En Syrie, des soldats turcs se font tuer continuellement et, chaque fois, plutôt que de questionner ce que fout l’armée turque là-bas, des populations turques dirigent leur colère, vers les réfugiés syriens pauvres qui ont fui la guerre.

Ils jugent ainsi, avec des calculs obscurs, non pas les politiques d’Etat, qui attisent la guerre dans un autre pays, ni les hommes et femmes politiques hypocrites, soi-disant “opposants”, qui signent les déclarations de guerre, mais les gens désespérés qui ont perdu leurs maisons. Au lieu de dire “que personne ne meurt !”, ils vocifèrent sans honte ni compassion, “pourquoi ce sont nos soldats qui meurent, qu’ils meurent eux”.

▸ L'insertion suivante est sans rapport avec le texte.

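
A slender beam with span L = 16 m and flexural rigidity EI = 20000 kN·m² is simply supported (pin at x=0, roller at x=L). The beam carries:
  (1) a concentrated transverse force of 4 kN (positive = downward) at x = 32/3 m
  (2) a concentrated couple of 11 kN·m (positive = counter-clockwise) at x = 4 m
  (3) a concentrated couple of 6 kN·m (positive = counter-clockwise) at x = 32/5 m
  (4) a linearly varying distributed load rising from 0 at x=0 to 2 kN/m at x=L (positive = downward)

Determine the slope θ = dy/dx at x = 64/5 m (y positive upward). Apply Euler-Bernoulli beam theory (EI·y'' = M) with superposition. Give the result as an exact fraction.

θ(64/5) = 16265899/2025000000 rad

Load 1 — point force P=4 kN at a=32/3 m (b=L-a=16/3):
  θ_1 = -Pa(2L²-6Lx+3x²+a²)/(6LEI)  [x>a] = -4·(32/3)·(2·16²-6·16·(64/5)+3·(64/5)²+(32/3)²)/(6·16·20000) = 3136/1265625 rad
Load 2 — applied couple M₀=11 kN·m at a=4 m (b=L-a=12):
  θ_2 = (M₀x²/(2L)-M₀(x-a)+C₁)/EI  [x>a] with C₁=M₀(3b²-L²)/(6L)=121/6 = (11·(64/5)²/(2·16)-11·((64/5)-4)+(121/6))/20000 = -3047/3000000 rad
Load 3 — applied couple M₀=6 kN·m at a=32/5 m (b=L-a=48/5):
  θ_3 = (M₀x²/(2L)-M₀(x-a)+C₁)/EI  [x>a] with C₁=M₀(3b²-L²)/(6L)=32/25 = (6·(64/5)²/(2·16)-6·((64/5)-(32/5))+(32/25))/20000 = -1/3125 rad
Load 4 — triangular load w₀=2 kN/m (0→w₀ over full span):
  θ_4 = -w₀(7L⁴-30L²x²+15x⁴)/(360LEI) = -2·(7·16⁴-30·16²·(64/5)²+15·(64/5)⁴)/(360·16·20000) = 24224/3515625 rad
Superposition: θ = Σ θ_i = 16265899/2025000000 rad ≈ 0.008033 rad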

Comme ils avaient dit après le viol du bébé de 9 mois d’une famille syrienne, travaillant comme ouvrier dans une ferme, juste pour manger, comme ils avaient dit après la mort tragique de Amir Hattab, suicidé en se jetant dans les égouts ; comme ils avaient dit, avec un coeur de pierre d’une personne qui n’a jamais caressé la tête d’un chien, jamais lu de poésie, ni jamais été enfant avec les enfants : “ils n’avaient qu’à rester dans leur pays et combattre”

Je ne sais pas avec quels adjectifs je puis qualifier ceux qui peuvent exprimer ces phrases, face à cette vie terminée dans l’égout, la vie misérable d’une personne qui, ne voulant tuer, ni mourir, s’est retrouvée en enfer, pire que la mort, dans un pays qui semblait lui ouvrir les bras mais qui est en vérité est un des déclencheurs de guerre dans son pays ; ou encore face à une fillette violée au 9ème mois de sa vie malheureuse.

Pas un seul jour ne se passe sans qu’on croise cette phrase, un supplice pour la conscience : “Nous recevons de Syrie, les dépouilles de martyrs, et les Syriens vont en Syrie pour les vacances pendant les fêtes. Que le Dieu les maudisse. Pourquoi donc le Dieu devrait-il maudire ces pauvres gens ? Est-ce eux qui ont déclaré la guerre ? Qui désirerait quitter son pays, sa maison, perdre ses proches bien aimés et vivre en exil à l’étranger ? Tout le monde serait-il obligé de tuer ou de mourir dans des guerres qu’il n’a pas décidées, les unes plus sales que les autres? Tout le monde serait-il obligé d’être tyrannique et belliqueux au point de prendre des vies, au nom de l’ambition de pouvoir de quelques uns ? Ton enfant serait-il précieux, mais les leurs, des déchets ? Est-ce eux, qui sont responsables de ce qui se passe ? Toi, tu perds une aiguille et voilà que tu es en dépression, or eux, ont perdu toute leur vie. Sans maison, sans abri, parmi les gens qui les haïssent, ils sont tombés en plein milieu d’une misère, et pire dans un désespoir… Pourquoi donc es-tu autant offensé de les voir, deux fois par an, aller retrouver leurs quelques proches encore en vie ?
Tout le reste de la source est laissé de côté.